Character x Competence

The Trust Equation

Which is more important, character or competence? It’s one of those chicken-and-the-egg questions. Stack it next to, are leaders born or made? The obvious, reductionist answer is that leaders must have both. When written out, the argument is usually portrayed as character v. competence. But what if we are expressing the relationship incorrectly? What if we are struggling to find the answer because we are asking the wrong question? This isn’t a binary option or alternatives in consumption in a scarcity market. Instead, we should view it as a math equation: character x competence.

Soldiers conduct a Combined Arms Live Fire Exercise at Joint Base Lewis-McChord on Jan. 16, 2020.

In the winter of 2018, I was preparing to sit down and have a conversation with Maj. Gen. Bill Burleson. Maj. Gen. Burleson was, at the time, the commanding general of the 7th Infantry Division at Joint Base Lewis-McChord. He’d been a very supportive follower of the website. I asked to interview him for an article and he graciously agreed to sit down with me.

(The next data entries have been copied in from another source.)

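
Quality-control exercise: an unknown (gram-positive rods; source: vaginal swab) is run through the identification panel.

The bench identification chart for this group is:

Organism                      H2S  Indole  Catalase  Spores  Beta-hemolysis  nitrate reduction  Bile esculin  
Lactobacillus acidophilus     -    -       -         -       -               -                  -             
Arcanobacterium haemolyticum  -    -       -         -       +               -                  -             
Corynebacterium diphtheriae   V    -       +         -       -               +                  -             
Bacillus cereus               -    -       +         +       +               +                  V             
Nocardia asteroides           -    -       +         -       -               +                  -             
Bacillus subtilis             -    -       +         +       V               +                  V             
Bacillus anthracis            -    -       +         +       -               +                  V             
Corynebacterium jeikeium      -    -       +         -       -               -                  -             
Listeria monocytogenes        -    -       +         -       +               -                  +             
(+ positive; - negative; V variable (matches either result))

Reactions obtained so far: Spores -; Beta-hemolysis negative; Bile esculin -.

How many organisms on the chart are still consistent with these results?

4

Spores -: excludes Bacillus cereus, Bacillus subtilis, Bacillus anthracis — 6 left.
Beta-hemolysis -: excludes Arcanobacterium haemolyticum, Listeria monocytogenes — 4 left.
Bile esculin -: all 4 remaining candidates are consistent.
Still consistent: Corynebacterium diphtheriae, Corynebacterium jeikeium, Lactobacillus acidophilus, Nocardia asteroides.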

Prior to our interview, I coordinated the details with members of the General’s staff. Little did I know that, while my interview with Maj. Gen. Burleson would be fantastic, I would gain equally valuable insight from Col. Kyle Marsh, the 7th Infantry Division Chief of Staff.

Col. Marsh and I discussed the details of my upcoming interview and other coordination matters. But then the conversation went into our mutual passion for leadership and the profession. Col. Marsh related many valuable lessons from his time in uniform, communicating them as an equal partner rather than the seasoned superior he was relative to my time in service. His humility was welcoming.

During the discussion, Col. Marsh grabbed his notebook and wrote out two words: Character x Competence. He spun the book around and asked me circle the most important part. I waffled.

“Well, if starting from zero, I would have to go with competence,” I said with a lack of confidence.

“But, assuming a baseline level of both, then character is the more important.”

That is when Col. Marsh circled the part I had complete ignored.

The Equation

I fell into the trap of concentrating on the two words and the false dichotomy between them. Col. Marsh circled the x. He went on to explain that competence and character are parts of an equation and they are multiplicative rather than additive.

For the purposes of easy math, we will stick to a scale of zero to ten, where ten is the maximum score. If the equation was additive, then a score of zero in either category would still render a product equal to the opposite category’s score. But in a multiplication problem, a zero in either category drops the product to zero.

The Product

So what is the product? What does Character x Competence get you? Trust. This equation is about trust. It reflect the trust garnered from those you lead, the trust of the American people, the trust of your leaders, and the trust of your peers.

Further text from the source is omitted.